Every week brings a fresh story to Nigerians. It’s the season finale of “Xenophobia” and that complex and mouthful word has paled Big Brother Naija and surpassed the excitement over Ekweremadu’s maximum beat up in Germany, Wadume and the host of other interesting Nigerian real life shows.
How do we cope with these humorous drama? It is interesting being a Nigerian! In the midst of incessant power outages, bad roads, insecurity and economic woes, we seem to somehow surpass the threshold of extreme survival.
I think we must truly check our DNA. There is something inside our genes that travails and hardship cannot extinguish. “Nigerianess “ is the ability to defy normalcy and thrive in conditions that would obliterate any other human!

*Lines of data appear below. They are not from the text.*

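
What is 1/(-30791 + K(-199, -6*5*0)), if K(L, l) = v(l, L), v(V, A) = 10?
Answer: -1/30781 ≈ -3.2488e-5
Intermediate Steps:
K(L, l) = 10
1/(-30791 + K(-199, -6*5*0)) = 1/(-30791 + 10) = 1/(-30781) = -1/30781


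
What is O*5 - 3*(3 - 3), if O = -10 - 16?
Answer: -130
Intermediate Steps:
O = -26
O*5 - 3*(3 - 3) = -26*5 - 3*(3 - 3) = -130 - 3*0 = -130 + 0 = -130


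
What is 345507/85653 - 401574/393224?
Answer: 16910937791/5613469212 ≈ 3.0126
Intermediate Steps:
345507/85653 - 401574/393224 = 345507*(1/85653) - 401574*1/393224 = 115169/28551 - 200787/196612 = 16910937791/5613469212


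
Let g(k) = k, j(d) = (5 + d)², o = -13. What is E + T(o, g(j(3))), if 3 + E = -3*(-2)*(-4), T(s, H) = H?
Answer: 37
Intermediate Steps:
E = -27 (E = -3 - 3*(-2)*(-4) = -3 + 6*(-4) = -3 - 24 = -27)
E + T(o, g(j(3))) = -27 + (5 + 3)² = -27 + 8² = -27 + 64 = 37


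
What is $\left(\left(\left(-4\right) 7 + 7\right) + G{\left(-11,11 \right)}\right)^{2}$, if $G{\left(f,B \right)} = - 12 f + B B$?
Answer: $53824$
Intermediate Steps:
$G{\left(f,B \right)} = B^{2} - 12 f$ ($G{\left(f,B \right)} = - 12 f + B^{2} = B^{2} - 12 f$)
$\left(\left(\left(-4\right) 7 + 7\right) + G{\left(-11,11 \right)}\right)^{2} = \left(\left(\left(-4\right) 7 + 7\right) + \left(11^{2} - -132\right)\right)^{2} = \left(\left(-28 + 7\right) + \left(121 + 132\right)\right)^{2} = \left(-21 + 253\right)^{2} = 232^{2} = 53824$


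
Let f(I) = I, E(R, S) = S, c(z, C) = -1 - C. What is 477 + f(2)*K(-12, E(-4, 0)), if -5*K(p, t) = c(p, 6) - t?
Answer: 2399/5 ≈ 479.80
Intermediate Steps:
K(p, t) = 7/5 + t/5 (K(p, t) = -((-1 - 1*6) - t)/5 = -((-1 - 6) - t)/5 = -(-7 - t)/5 = 7/5 + t/5)
477 + f(2)*K(-12, E(-4, 0)) = 477 + 2*(7/5 + (⅕)*0) = 477 + 2*(7/5 + 0) = 477 + 2*(7/5) = 477 + 14/5 = 2399/5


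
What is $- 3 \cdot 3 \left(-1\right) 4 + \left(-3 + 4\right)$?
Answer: $37$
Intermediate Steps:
$- 3 \cdot 3 \left(-1\right) 4 + \left(-3 + 4\right) = - 3 \left(\left(-3\right) 4\right) + 1 = \left(-3\right) \left(-12\right) + 1 = 36 + 1 = 37$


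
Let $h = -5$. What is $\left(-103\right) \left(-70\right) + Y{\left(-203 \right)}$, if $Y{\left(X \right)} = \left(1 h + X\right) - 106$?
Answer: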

Now, the drama in vogue is “Xenophobia” and “Xenophobic” and Xenoawareness (I formed that word please).
Do I really blame South Africa? No. Does South Africans owe us their existence because we fought against apartheid? No. Aside Nigeria, every other nation that attempted to behave like good people fought and stood against apartheid.
So, brothers and sisters, South Africa owes no one. Stop thinking that way. If South Africa starts being grateful to the whole world, then she risks being raped continually.
Nigeria is to blame. After helping in liberating South Africa, what did we do with our liberty granted us since 1960?Now we want to boycott DSTV, but tell me who killed HITV? Did HITV not chase DSTV to the woods some years back?
Tell me, who killed TSTV and made it share the same destiny as Air Nigeria? Mere dreams!Now, you want MTN to go but please why are the indigenous Telcoms perpetually gasping for breath?Where is NITEL/MTEL? What happened to it and made MTN the doyen of telecommunications in Nigeria?
We were here when that brat, Julius Malema watered down President Goodluck Jonathan. Did some of us not cheer Malema and circulated the insults like a trophy on social media?
It is only broken people that will do that! We urged a South African trouble maker to reduce our President to an inglorious rubble and now, we ask South Africa to respect us?Is that possible? No one respects the citizens of a broken nation. No one will respect us if we do not fix our nation.
Until we place value on human life and stop exchanging it for that of animals, the lives of our people will not be valued elsewhere on this planet.
Check prisons all over the world, I doubt if there is any that does not proudly host a Nigerian.We are fast becoming a global nuisance yet we enjoy our deadly slumber.
By next week, we will have a different drama to savour. For now, enjoy your XENOAWARENESS?
Ajibua, a public commentator writes from Ibadan.